News

10th November 2025

Carried Interest Guide for Real Estate Investment Professionals (Europe)

Carried interest – “carry” – is the piece of economics that turns a good real-estate investment job into genuine long-term wealth creation.

In London and across Europe, carry is now a core part of compensation for investment professionals at private equity real estate funds, value-add/opportunistic managers and, increasingly, private credit platforms. But it is often poorly understood, inconsistently structured and hard to compare.

This guide sets out how carried interest typically works for real estate investment professionals in Europe. We work with clients to structure carried-interest plans that are competitive in the current market and effective at securing and retaining top performers, while aligning incentives across the life of a fund.

 

What is carried interest?

Carried interest is a share of investment profits paid to the sponsor and its senior team, usually after:

  • Investors have had their capital returned, and
  • A minimum hurdle rate (often 6–8% IRR) has been achieved.

In classic European real-estate private equity structures, the fund earns a promote (for example 15–20% of profits above the hurdle). That promote is then split between:

  • The management company / partners, and
  • The carry pool shared with senior professionals down to VP/Associate level.

Carry is therefore long-term and performance based – unlike salary and annual bonus, which are paid regardless of whether a fund ultimately performs.

 

Where carry features in real-estate roles

In the London market, carry is now common in:

  • Private equity real estate & opportunistic/value-add funds.
  • Real assets multi-asset platforms with meaningful closed-end strategies.
  • Private credit / real-estate debt funds, especially those running higher-margin, opportunistic or mezzanine strategies.

By contrast, it is less common – or materially smaller – in:

  • Core/core+ open-ended funds.
  • Developers and listed PropCos/REITs, where LTIPs and stock schemes are more typical.
  • Traditional banks and insurance companies, where compensation is dominated by salary + cash bonus.

Carry is the main differentiator between private equity real estate, investment managers and lenders, with total cash often similar but long-term upside heavily skewed to PE and higher-risk strategies.

 

How carry is structured (London market norms)
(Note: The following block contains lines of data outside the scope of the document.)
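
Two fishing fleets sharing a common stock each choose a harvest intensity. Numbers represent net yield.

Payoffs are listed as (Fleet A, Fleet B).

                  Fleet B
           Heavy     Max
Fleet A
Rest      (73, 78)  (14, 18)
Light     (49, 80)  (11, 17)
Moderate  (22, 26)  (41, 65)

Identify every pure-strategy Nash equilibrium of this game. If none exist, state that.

(Rest, Heavy): Fleet A gets 73, best alternative 49; Fleet B gets 78, best alternative 18. No profitable deviation — NE.
(Rest, Max): Fleet A can switch to Moderate (14 → 41). Not NE.
(Light, Heavy): Fleet A can switch to Rest (49 → 73). Not NE.
(Light, Max): Fleet A can switch to Rest (11 → 14). Not NE.
(Moderate, Heavy): Fleet A can switch to Rest (22 → 73). Not NE.
(Moderate, Max): Fleet A gets 41, best alternative 14; Fleet B gets 65, best alternative 26. No profitable deviation — NE.

The pure Nash equilibria are (Rest, Heavy); (Moderate, Max).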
While each platform is different, common features in European real-estate carry plans include:

 

Fund-level pool

  • Carry is usually calculated at the fund level (a “European waterfall”), sometimes with an overlay of deal-by-deal carry for specific strategies.

 

Vesting

  • Standard vesting is 4–5 years, often aligned to the investment period.
  • Leavers typically keep vested carry but forfeit unvested amounts, subject to “good leaver / bad leaver” rules.

 

Participation by level

Based on Caravel’s work and live mandates, a typical per-fund economic outcome for a mid-sized successful London real-estate fund might look like this (assuming a fully realised fund and “in-the-money” carry):

  • Associate – equivalent to £25k–£75k per year over the life of the fund (average c. £250k per fund)
  • Vice President £50k–£100k per year (average c. £375k per fund)
  • Director £75k–£150k per year (average c. £560k per fund)
  • Managing Director / Partner £100k–£250k+ per year (fund-level economics can be materially higher at top-quartile platforms)

These numbers are illustrative only, but show carry becoming financially meaningful from VP/Director level upwards, with partners holding the majority of the promote.

 

Co-investment

Many funds require senior staff to co-invest alongside LPs.
In our experience at Caravel, private debt funds are more likely than other private-markets strategies to grant carry without requiring co-investment, which is relevant for London real-estate credit platforms currently competing hard for talent.

 

Compensation Trends (Europe / London)

  • Whilst base salaries across European real estate were broadly flat, carried interest and promote values are much lower due to lower valuations and slower exits.
  • Median cash compensation growth of only ~1–2% across most functions, with carry taking the strain at senior levels: platform heads and MDs in acquisitions have seen repeated reductions in total comp when carry is marked to a weaker market.
  • European executives have at times traded carry for higher fixed pay late in the cycle – a theme now returning as some professionals prioritise certainty over long-dated upside.
  • Carry remains central to long-term wealth for real-estate investment professionals, but its perceived value is lower today than it was at the peak of 2021/22, particularly for office or legacy portfolios.
  • Top performers in living, logistics and alternatives still see highly attractive carry outcomes; those in more challenged sectors are placing more emphasis on base + bonus.

 

How Caravel Can Help

Caravel operates exclusively at the intersection of real estate and finance. We see real carried-interest terms across:

  • Pan-European value-add / opportunistic funds
  • Core/core+ and open-ended managers
  • Private credit / special situations and real-estate lending platforms
  • Developers, operators and listed vehicles with LTIPs or shadow-carry

We are able to help clients structure packages that balance base, bonus and long-term upside in a way that aligns interests over the life of a fund.

 

Important note

This guide is informational only and focuses on broad market practice in London and wider Europe. Individual carried-interest plans vary widely by firm, strategy, sector and fund performance.